CONSIDERAÇÕES FINAIS: A AMÉRICA LATINA POSSÍVEL
Como vimos até aqui, usando como critérios de circulação internacional a mobilidade acadêmica e a produção científica publicada fora de seu país de origem, Florestan Fernandes certamente circulou menos que seus contemporâneos, especialmente no contexto latino-americano. De acordo com nossas hipóteses - que não pretendem, por óbvio, esgotar a questão -, isso foi condicionado pelas especificidades da institucionalização das ciências sociais em São Paulo que, além de sua implantação precoce, em relação às demais cidades da região, tornava possível uma formação acadêmica completa, da graduação ao doutorado, tornando a “saída” para o exterior apenas uma possibilidade, e não uma etapa obrigatória.
Essa configuração viabilizou uma estratégia na qual Fernandes parece ter apostado todas as suas fichas: a criação de um grupo de sociólogos capaz de realizar pesquisas empíricas e inovações teóricas coletivamente, numa agenda compartilhada e de longo prazo. Em entrevista concedida à revista Trans/form/ação, em 1975, ele assinala, retrospectivamente, o teor dessa aposta. Ao suceder a Roger Bastide na regência da cadeira de sociologia I da USP, ele teria conseguido criar condições intelectuais e institucionais para a organização desse grupo, cujo núcleo duro era formado por Fernando Henrique Cardoso e Octavio Ianni, primeiro e segundo assistentes da cadeira, mas também por Maria Sylvia de Carvalho Franco e Marialice M. Foracchi, auxiliares de ensino (e depois, também, assistentes). Com isso, suas ambições teriam sofrido uma “rotação completa”, pois, em suas palavras, “com esse grupo a ênfase se deslocou da [...] carreira como sociólogo individual, para a constituição de um grupo que deveria produzir sociologia”. Com isso, o que mais o preocuparia seria criar “as condições institucionais da produção em grupo” (Fernandes, 1978Fernandes, Florestan. (1978). A condição de sociólogo. São Paulo: Hucitec.: 22).

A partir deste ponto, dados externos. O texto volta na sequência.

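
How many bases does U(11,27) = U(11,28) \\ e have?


Deleting e from U(11,28) gives U(11,27) since n > r.
Bases of U(11,27) = C(27,11) = 13037895.

13037895


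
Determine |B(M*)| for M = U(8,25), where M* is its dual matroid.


The dual of U(r,n) is U(n-r, n) = U(17,25).
Bases of U(17,25) are all (17)-element subsets.
|B(M*)| = C(25,17) = 1081575.

1081575


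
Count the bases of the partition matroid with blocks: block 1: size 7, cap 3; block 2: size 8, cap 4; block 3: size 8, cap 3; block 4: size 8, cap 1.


A basis picks exactly ci elements from block i.
Number of bases = product of C(|Si|, ci).
= C(7,3) * C(8,4) * C(8,3) * C(8,1)
= 35 * 70 * 56 * 8
= 1097600.

1097600


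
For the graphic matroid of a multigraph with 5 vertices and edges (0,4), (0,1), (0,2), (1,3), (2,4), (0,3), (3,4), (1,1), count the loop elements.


In a graphic matroid, a loop is a self-loop edge (u,u) with rank 0.
Examining all 8 edges for self-loops...
Self-loops found: (1,1)
Number of loops = 1.

1


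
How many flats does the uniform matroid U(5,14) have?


Flats of U(5,14): every subset of size < 5 is a flat, plus E itself.
Count = (14 choose 0) + (14 choose 1) + (14 choose 2) + (14 choose 3) + (14 choose 4) + 1
     = 1 + 14 + 91 + 364 + 1001 + 1
     = 1472.

1472


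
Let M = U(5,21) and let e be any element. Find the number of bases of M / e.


Contracting e from U(5,21) gives U(4,20).
Bases of U(4,20) = C(20,4) = (20 * 19 * 18 * 17) / (1 * 2 * 3 * 4) = 4845.

4845


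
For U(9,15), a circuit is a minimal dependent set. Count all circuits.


In U(9,15), circuits are the (10)-element subsets.
Any set of 10 elements is dependent, and removing any one element gives
an independent set of size 9, so it is a minimal dependent set.
Number of circuits = C(15,10) = 3003.

3003


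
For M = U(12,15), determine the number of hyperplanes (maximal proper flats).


Hyperplanes of U(12,15) are flats of rank 11.
In a uniform matroid, these are exactly the (11)-element subsets.
Count = C(15,11) = 15! / (11! * 4!) = 1365.

1365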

Ora, essa aposta no trabalho em equipe não era exclusividade do grupo de Florestan Fernandes, mas algo que era almejado e valorizado pela sociologia “científica” que se difundia no momento, também na América Latina. Aqui, porém, mais uma vez, entram em jogo as especificidades do contexto de São Paulo. Fernandes pôde imprimir uma orientação compartilhada ao seu “grupo” e de modo contínuo durante pelo menos dez anos, de 1954 a 1964, período em que realizaram juntos as atividades de docência da cadeira de sociologia I, além de atuar coletivamente nas pesquisas sobre as relações raciais no Brasil meridional e na elaboração do projeto “Economia e sociedade no Brasil”, que orientaria as atividades no Centro de Sociologia Industrial e do Trabalho (Cesit), órgão anexo à cadeira, criado em 1962 (Romão, 2006Romão, Wagner de Melo. (2006). A experiência do Cesit: sociologia e política acadêmica nos anos 1960. São Paulo: Humanitas.). Apenas depois do golpe de 1964 é que o grupo começa a sofrer desagregação mais acentuada, não só em razão da pressão política - que leva imediatamente à saída de Fernando Henrique Cardoso para Santiago do Chile -, mas também da pressão interna de maior diferenciação intelectual e autonomia em relação às orientações teóricas imprimidas pelo responsável pela cadeira.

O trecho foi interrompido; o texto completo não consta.